Dr. Gillaspy has taught health science at University of Phoenix and Ashford University and has a degree from Palmer College of Chiropractic.

The scientific method is a systematic process that scientists follow to provide reliable nutritional advice to the public. Learn how a hypothesis is formulated and how this leads to the creation of a theory, as well as what makes a study reliable, in this lesson.

Scientific Method

Thanks to modern technology, nutritional advice is always available. The morning talk shows, the Internet and the evening news spread educational sound bites about food and nutrition across the globe in the blink of an eye. Many of these media outlets are dispensing sound advice, yet some can leave us scratching our heads.
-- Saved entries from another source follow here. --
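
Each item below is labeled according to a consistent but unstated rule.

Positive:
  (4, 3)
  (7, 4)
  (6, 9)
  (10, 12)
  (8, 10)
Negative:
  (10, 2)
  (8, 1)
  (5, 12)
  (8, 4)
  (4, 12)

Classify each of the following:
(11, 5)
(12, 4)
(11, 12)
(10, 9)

The distinguishing property — |first − second| ≤ 3 — holds for all the 'Positive' cases and none of the 'Negative' cases.

Negative, Negative, Positive, Positive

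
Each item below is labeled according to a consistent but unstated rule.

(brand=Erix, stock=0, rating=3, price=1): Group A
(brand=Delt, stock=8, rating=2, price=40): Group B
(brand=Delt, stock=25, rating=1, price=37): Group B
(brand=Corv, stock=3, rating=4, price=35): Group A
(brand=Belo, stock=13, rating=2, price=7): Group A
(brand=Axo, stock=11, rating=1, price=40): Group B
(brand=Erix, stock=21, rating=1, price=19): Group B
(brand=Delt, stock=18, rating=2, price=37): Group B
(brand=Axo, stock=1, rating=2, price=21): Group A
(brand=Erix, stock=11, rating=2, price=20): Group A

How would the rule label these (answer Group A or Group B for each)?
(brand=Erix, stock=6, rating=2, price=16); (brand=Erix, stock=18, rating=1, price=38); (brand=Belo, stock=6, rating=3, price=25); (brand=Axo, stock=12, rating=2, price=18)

Group A, Group B, Group A, Group A

A rule that fits every label: price ≤ 35 AND rating ≥ 2 — true of each 'Group A' example, false of each 'Group B' one.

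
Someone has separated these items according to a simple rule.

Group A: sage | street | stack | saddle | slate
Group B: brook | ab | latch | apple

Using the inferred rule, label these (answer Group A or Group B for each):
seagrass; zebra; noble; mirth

Group A, Group B, Group B, Group B

Every 'Group A' example satisfies: contains 's'. None of the 'Group B' examples do.
seagrass: has 's' — checks out, so Group A.
zebra: no 's' — fails the rule, so Group B.
noble: no 's' — fails the rule, so Group B.
mirth: no 's' — fails the rule, so Group B.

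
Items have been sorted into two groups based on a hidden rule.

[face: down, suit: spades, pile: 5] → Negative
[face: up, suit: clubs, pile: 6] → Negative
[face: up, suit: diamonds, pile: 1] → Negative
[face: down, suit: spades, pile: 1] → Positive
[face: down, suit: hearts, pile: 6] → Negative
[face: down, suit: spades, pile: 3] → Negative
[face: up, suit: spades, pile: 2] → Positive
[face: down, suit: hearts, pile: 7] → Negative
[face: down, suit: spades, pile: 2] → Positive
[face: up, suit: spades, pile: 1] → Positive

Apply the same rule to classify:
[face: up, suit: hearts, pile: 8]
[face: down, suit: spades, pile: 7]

Negative, Negative

One predicate separates the groups cleanly: suit is spades AND pile ≤ 2.
[face: up, suit: hearts, pile: 8]: suit is hearts, pile = 8 — does not pass, so Negative. [face: down, suit: spades, pile: 7]: suit is spades, pile = 7 — does not pass, so Negative.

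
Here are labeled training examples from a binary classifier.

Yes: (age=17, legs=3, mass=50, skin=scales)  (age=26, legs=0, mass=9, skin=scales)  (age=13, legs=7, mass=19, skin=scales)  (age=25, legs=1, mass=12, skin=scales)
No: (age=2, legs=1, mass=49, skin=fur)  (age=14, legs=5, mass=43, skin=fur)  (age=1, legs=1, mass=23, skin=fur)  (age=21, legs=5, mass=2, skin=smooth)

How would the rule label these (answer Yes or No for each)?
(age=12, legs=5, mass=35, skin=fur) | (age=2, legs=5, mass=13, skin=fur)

The pattern is that an item is 'Yes' exactly when: skin is scales.
(age=12, legs=5, mass=35, skin=fur): skin is fur — doesn't qualify, so No.
(age=2, legs=5, mass=13, skin=fur): skin is fur — doesn't qualify, so No.

No, No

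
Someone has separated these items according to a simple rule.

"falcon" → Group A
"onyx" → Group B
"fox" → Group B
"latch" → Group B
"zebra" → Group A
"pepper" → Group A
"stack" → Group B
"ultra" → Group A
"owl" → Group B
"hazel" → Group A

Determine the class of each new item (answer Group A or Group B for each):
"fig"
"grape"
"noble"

The classifier is using: has ≥ 2 vowels.

Group B, Group A, Group A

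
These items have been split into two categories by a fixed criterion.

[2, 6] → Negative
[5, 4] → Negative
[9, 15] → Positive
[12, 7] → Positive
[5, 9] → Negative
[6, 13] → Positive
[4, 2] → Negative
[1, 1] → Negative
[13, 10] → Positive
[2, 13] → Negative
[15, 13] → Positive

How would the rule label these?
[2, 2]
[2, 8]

The classifier is using: sum ≥ 19.

Negative, Negative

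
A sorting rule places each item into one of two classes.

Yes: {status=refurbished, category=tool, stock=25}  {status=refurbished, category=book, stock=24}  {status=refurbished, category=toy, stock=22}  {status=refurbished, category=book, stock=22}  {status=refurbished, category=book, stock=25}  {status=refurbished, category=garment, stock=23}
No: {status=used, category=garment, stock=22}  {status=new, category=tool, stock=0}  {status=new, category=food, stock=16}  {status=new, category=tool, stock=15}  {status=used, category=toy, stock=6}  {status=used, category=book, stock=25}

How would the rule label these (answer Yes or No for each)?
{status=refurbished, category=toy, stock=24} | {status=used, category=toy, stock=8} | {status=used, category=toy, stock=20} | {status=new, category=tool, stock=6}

The simplest hypothesis consistent with all the labels is: status is refurbished.
{status=refurbished, category=toy, stock=24} — status is refurbished, hence Yes.
{status=used, category=toy, stock=8} — status is used, hence No.
{status=used, category=toy, stock=20} — status is used, hence No.
{status=new, category=tool, stock=6} — status is new, hence No.

Yes, No, No, No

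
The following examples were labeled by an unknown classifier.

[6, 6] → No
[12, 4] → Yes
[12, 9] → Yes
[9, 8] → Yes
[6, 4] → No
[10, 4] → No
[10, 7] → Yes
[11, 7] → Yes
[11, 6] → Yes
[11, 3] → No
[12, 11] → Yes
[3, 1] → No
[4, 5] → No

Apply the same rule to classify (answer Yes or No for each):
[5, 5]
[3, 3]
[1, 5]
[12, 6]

Rule: sum ≥ 16. This holds for each 'Yes' example and fails for each 'No' one.
[5, 5]: No (5+5 = 10).
[3, 3]: No (3+3 = 6).
[1, 5]: No (1+5 = 6).
[12, 6]: Yes (12+6 = 18).

No, No, No, Yes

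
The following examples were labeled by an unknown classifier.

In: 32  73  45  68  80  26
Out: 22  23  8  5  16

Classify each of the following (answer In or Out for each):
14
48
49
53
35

The distinguishing property — at least 26 — holds for all the 'In' cases and none of the 'Out' cases.
14 → 14 < 26 → Out. 48 → 48 ≥ 26 → In. 49 → 49 ≥ 26 → In. 53 → 53 ≥ 26 → In. 35 → 35 ≥ 26 → In.

Out, In, In, In, In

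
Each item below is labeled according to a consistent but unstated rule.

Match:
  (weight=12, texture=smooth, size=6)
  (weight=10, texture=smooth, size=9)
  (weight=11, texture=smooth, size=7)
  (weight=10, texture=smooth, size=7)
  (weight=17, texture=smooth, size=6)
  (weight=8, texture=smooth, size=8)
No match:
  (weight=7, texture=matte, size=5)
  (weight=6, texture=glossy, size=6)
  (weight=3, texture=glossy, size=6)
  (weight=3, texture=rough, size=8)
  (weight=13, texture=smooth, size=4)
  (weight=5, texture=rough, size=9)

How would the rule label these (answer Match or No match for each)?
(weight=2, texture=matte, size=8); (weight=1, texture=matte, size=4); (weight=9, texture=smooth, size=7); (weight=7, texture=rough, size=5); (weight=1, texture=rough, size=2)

No match, No match, Match, No match, No match

A rule that fits every label: texture is smooth AND size ≥ 5 — true of each 'Match' example, false of each 'No match' one.
(weight=2, texture=matte, size=8): texture is matte, size = 8 — lacks this property, so No match. (weight=1, texture=matte, size=4): texture is matte, size = 4 — lacks this property, so No match. (weight=9, texture=smooth, size=7): texture is smooth, size = 7 — qualifies, so Match. (weight=7, texture=rough, size=5): texture is rough, size = 5 — lacks this property, so No match. (weight=1, texture=rough, size=2): texture is rough, size = 2 — lacks this property, so No match.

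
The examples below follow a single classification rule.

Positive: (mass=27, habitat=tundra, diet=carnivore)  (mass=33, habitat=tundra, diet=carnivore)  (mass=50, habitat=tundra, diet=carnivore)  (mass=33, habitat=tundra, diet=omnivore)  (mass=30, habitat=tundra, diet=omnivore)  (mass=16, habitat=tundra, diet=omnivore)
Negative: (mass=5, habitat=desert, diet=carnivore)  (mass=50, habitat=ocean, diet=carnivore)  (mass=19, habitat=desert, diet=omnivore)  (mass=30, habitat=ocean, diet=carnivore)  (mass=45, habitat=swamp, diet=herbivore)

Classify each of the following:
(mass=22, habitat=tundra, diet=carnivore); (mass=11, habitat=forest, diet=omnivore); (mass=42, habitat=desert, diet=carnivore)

Positive, Negative, Negative

The pattern is that an item is 'Positive' exactly when: habitat is tundra.
(mass=22, habitat=tundra, diet=carnivore) → habitat is tundra → Positive.
(mass=11, habitat=forest, diet=omnivore) → habitat is forest → Negative.
(mass=42, habitat=desert, diet=carnivore) → habitat is desert → Negative.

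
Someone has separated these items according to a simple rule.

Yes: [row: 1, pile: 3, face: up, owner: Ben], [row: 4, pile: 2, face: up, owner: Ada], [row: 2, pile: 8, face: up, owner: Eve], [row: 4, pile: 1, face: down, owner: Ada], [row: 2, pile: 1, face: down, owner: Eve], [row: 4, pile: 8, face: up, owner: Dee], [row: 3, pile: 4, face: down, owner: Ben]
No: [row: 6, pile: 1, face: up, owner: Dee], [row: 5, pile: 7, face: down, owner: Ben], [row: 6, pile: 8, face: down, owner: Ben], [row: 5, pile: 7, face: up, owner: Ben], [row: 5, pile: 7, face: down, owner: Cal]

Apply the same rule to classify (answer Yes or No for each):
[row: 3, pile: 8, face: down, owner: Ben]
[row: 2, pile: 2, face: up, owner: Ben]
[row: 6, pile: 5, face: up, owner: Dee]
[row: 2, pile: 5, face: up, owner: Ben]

Every 'Yes' example satisfies: row ≤ 4. None of the 'No' examples do.
[row: 3, pile: 8, face: down, owner: Ben]: Yes (row = 3). [row: 2, pile: 2, face: up, owner: Ben]: Yes (row = 2). [row: 6, pile: 5, face: up, owner: Dee]: No (row = 6). [row: 2, pile: 5, face: up, owner: Ben]: Yes (row = 2).

Yes, Yes, No, Yes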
We need a way to sift through the bombardment of nutritional information to be sure we are getting the most reliable facts, and that is where the scientific method comes into play. The scientific method is a systematic set of procedures that scientists follow to gain knowledge. In this lesson, we will learn how the scientific method is used in the study of nutrition.

Steps

To simplify things you might want to think of the scientific method as a formal way to ask questions and find answers. With this in mind, it makes sense that the steps of the scientific method start when researchers ask questions. For example, a research scientist might wonder whether people who eat an apple a day visit their family doctor fewer times a year than those who do not eat apples.

This curiosity leads to the second step of the scientific method, which is to formulate a hypothesis. A hypothesis is a proposed explanation that has not yet been tested. Basically, our scientist is making an educated guess so he has something to test. For example, he might formulate this hypothesis: 'An apple a day keeps the doctor away.'

Great! Now that our scientist has his hypothesis, he can move on to the third step, which is the experiment. This will allow him to test his hypothesis to see if it is valid or not. To do this he will compare the number of doctor visits a group of daily apple eaters make in a one-year period with the number of times a group of non-apple eaters visit their doctor over the same time period.

With this data, he is now ready for the next step of the scientific method, his analysis. This is when he gets to decide if the results from his experiment support his hypothesis. This analysis allows him to complete the final step of the scientific method, where he draws his conclusion. If his experimental results did not support his hypothesis, then he would have to conclude that the hypothesis is incorrect and go back to the drawing board.

But this is not the case for our scientist, whose careful analysis of the data brought him to the conclusion that daily apple eaters do avoid the doctor more often. He is excited about the results of his work, but nutritional advice is not set in stone after one experiment. In order for this hypothesis to be accepted by the scientific community, the experimental results must be repeated by other scientists and similar results must be observed. If this happens, then the hypothesis becomes a theory, which is a tested explanation that has been generally accepted by the scientific community.

Reliability

The scientific method is a great tool for studying nutrition. It has been used to set nutrition recommendations, understand how nutrients support health and learn how nutrition supports athletic performance. Yet, in order for the scientific method to produce reliable results, there are a few factors that must be present.

First, the data must be able to be objectively measured. This means that the data collected must be able to be measured by different people. For example, the body weight of an individual can be easily measured by a number of different investigators by using a scale, whereas the opinions or testimonies of test subjects may not be as reliably measured.

Second, for the scientific method to be valid it must evaluate an appropriate group of people. For example, if you are testing the effects of a weight loss supplement on post-menopausal women, then the supplement must be given to post-menopausal women and include enough test subjects to show that the results are not simply due to chance. Basically, the more test subjects involved in a study, the more reliable the results.